2. The Start Of Operations In The Business
After the first 180-day period after the company’s establishment, it is recommended that operations begin. It is necessary to get a commencement certificate from the MCA, and the capital indicated in the moa has to be placed in a bank.
3. Filling Out One’s Tax Returns
Every registered business in India must submit an income tax return using the form ITR-6 at the end of each fiscal year.
4. Annual Return
Registered companies are required to submit an annual return using forms AOC-4 and MGT-7.
5. KYC DIN
The corporation directors are required to go through the KYC process once per year.
Getting a corporation registered in India is beneficial for various reasons. The key reasons are that a business is a separate legal entity unaffected by the passing of any board of directors or organization members. There are a few compelling reasons for anybody to create their own private limited company in India.
Authorized Party Operating Independently
A corporation is a distinct legal entity from its stockholders, directors, and officers. It is a fictitious legal entity that was created following the companies act.
It indicates being able to last forever.

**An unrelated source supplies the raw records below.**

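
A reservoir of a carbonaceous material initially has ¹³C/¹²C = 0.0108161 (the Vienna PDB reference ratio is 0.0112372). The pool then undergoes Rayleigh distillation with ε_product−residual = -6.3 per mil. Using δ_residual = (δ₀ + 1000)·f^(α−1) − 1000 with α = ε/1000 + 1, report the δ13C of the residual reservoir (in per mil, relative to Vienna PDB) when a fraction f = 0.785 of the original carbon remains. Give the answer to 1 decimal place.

-36.0 per mil

δ₀ = (0.0108161/0.0112372 − 1)×1000 = (0.962526 − 1)×1000 = -37.474 per mil
α − 1 = ε/1000 = -0.0063
f^(α−1) = 0.785^(-0.0063) = 1.001526
δ_res = (-37.474 + 1000) × 1.001526 − 1000 = 963.995 − 1000 = -36.00 per mil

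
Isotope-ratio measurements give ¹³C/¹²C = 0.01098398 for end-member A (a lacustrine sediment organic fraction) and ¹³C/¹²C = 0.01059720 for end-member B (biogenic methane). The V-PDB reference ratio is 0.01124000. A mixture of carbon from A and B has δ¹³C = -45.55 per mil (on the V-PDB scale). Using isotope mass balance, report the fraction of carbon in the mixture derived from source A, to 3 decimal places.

0.338

δ_A = (0.01098398/0.01124000 − 1)×1000 = (0.977222 − 1)×1000 = -22.778 per mil
δ_B = (0.01059720/0.01124000 − 1)×1000 = (0.942811 − 1)×1000 = -57.189 per mil
f_A = (δ_mix − δ_B)/(δ_A − δ_B) = (-45.55 − (-57.189))/(-22.778 − (-57.189))
f_A = 11.639 / 34.411 = 0.3382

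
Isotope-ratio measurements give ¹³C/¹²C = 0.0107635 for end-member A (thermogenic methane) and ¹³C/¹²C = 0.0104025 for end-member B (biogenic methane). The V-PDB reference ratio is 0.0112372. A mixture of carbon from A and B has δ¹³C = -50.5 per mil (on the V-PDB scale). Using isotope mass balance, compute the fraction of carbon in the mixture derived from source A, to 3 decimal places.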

A registered business operates within the bounds of the law so long as its members have not formally dissolved it.
The firm members have limited responsibility for the debts incurred by the business.
The following is a list of the advantages of having a limited liability company:
Yes, it is possible to operate many businesses under a single limited liability corporation. For example, suppose your business engages in the trade of both items and services. In that case, you may indicate this fact in the moa you submit when registering your private limited liability company.
In the case of the private limited firm, each form required by the DSC has been submitted. After the procedure, it will be sent to the address you provided on a USB token for the same purpose.
In a nutshell, registering your private limited company has ensured that your business name will be protected. If, however, we are talking about the registration of the logo, there is a separate registration for the trademark. Check out this page for more information on the registration of brand names.
If they meet the age requirement of 18 years or older and have the director identification number, any person, corporation, or NRI may become a director in a private limited liability company.
The certificate of registration for a private limited business has an indefinitely valid validity period. However, there are some circumstances in which the name of a private limited company can be removed from the register maintained by the roc. These circumstances include: – if the company cannot begin operations within one year of its incorporation; – if the company does not file regular annual returns.
If we are talking about yearly compliance or maintenance, then the following items are included:
Because the reserve bank of India was not consulted or asked for any previous clearance, the answer is yes. For them to establish themselves via this legal organization.
For example, converting a private limited company into AN LLP OR OPC is conceivable. Still, the conversion to more fundamental business structures, such as proprietorship or partnership, is not.
Because of the protection provided by limited liability, a private limited company’s responsibility for its debts is likely to be restricted to just a particular sum. Entail that your assets are kept entirely separate from the company’s obligations.
After establishing a checking or savings account with a bank, additional registration is not required in any capacity. The optional grounds on which you may apply for the MSME registration or the trademark registration or the FSSAI license or patent registration etc.